I tried other things (with change of internet gateway)

50 10 * * * uci set network.InterfaceName.ipaddr="0.0.0.0"; uci commit network; InterfaceName restart
55 10 * * * uci set network.InterfaceName.ipaddr="192.168.1.1"; uci commit network; InterfaceName restart

But it doesn't work, I can't understand the uci commands

how can i change the internet gateway with crontab?

Thanks

vgaetera · September 3, 2023, 9:23am

The script reorders the rules like this:

# Before
> nft list chain inet fw4 forward
table inet fw4 {
	chain forward {
		type filter hook forward priority filter; policy drop;
		ct state established,related accept comment "!fw4: Allow forwarded established and related flows"
		iifname "br-lan" jump forward_lan comment "!fw4: Handle lan IPv4/IPv6 forward traffic"
		iifname "eth0" jump forward_wan comment "!fw4: Handle wan IPv4/IPv6 forward traffic"
		jump handle_reject
	}
}

# After
> nft list chain inet fw4 forward
table inet fw4 {
	chain forward {
		type filter hook forward priority filter; policy drop;
		iifname "br-lan" jump forward_lan comment "!fw4: Handle lan IPv4/IPv6 forward traffic"
		iifname "eth0" jump forward_wan comment "!fw4: Handle wan IPv4/IPv6 forward traffic"
		ct state established,related accept comment "!fw4: Allow forwarded established and related flows"
		jump handle_reject
	}
}

This makes established connections to follow the time restrictions.
Now you know and can use it.

po220 · September 3, 2023, 12:43pm

There I see better but I can't find it. Where can we find these rules (before/after) in the router?
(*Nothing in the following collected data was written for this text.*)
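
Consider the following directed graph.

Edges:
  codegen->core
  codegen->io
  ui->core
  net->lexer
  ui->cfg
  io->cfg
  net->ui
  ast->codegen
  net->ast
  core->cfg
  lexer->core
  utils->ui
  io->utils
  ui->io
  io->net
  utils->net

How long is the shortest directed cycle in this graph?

For each vertex v, BFS finds the shortest path from v back to v.
The shortest such closed walk is io → utils → ui → io, length 3.

3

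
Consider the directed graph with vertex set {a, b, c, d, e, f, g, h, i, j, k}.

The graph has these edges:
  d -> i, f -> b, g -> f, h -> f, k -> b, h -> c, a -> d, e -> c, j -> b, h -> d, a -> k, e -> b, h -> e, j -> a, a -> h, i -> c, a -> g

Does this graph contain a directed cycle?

No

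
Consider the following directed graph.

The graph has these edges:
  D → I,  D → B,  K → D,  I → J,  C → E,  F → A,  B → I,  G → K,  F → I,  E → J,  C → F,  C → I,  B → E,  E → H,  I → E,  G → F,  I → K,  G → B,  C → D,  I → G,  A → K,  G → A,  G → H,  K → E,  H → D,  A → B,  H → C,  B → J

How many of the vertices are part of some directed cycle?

A vertex is on a directed cycle iff it belongs to a strongly connected component of size ≥ 2 (or has a self-loop).
The vertices on cycles are {A, B, C, D, E, F, G, H, I, K} — 10 in total.

10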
And why isn't it like that by default?

ps: I'm still interested in knowing how to make a Uci command to change network file

vgaetera · September 3, 2023, 12:54pm

Check the output:

nft list chain inet fw4 forward

The way it works by default can process rules a bit faster in theory.
However, in practice the difference should be negligible to the point of none.

po220 · September 3, 2023, 1:01pm

Isn't there a file where all this is stored? (don't find in backup)

krazeh · September 3, 2023, 1:19pm

The firewall rules are dynamically created from the config in /etc/config/firewall when the firewall service (re)starts. So no, there is no file with all the rules in.

You can view all the current rules by running 'nft list ruleset' at the command line.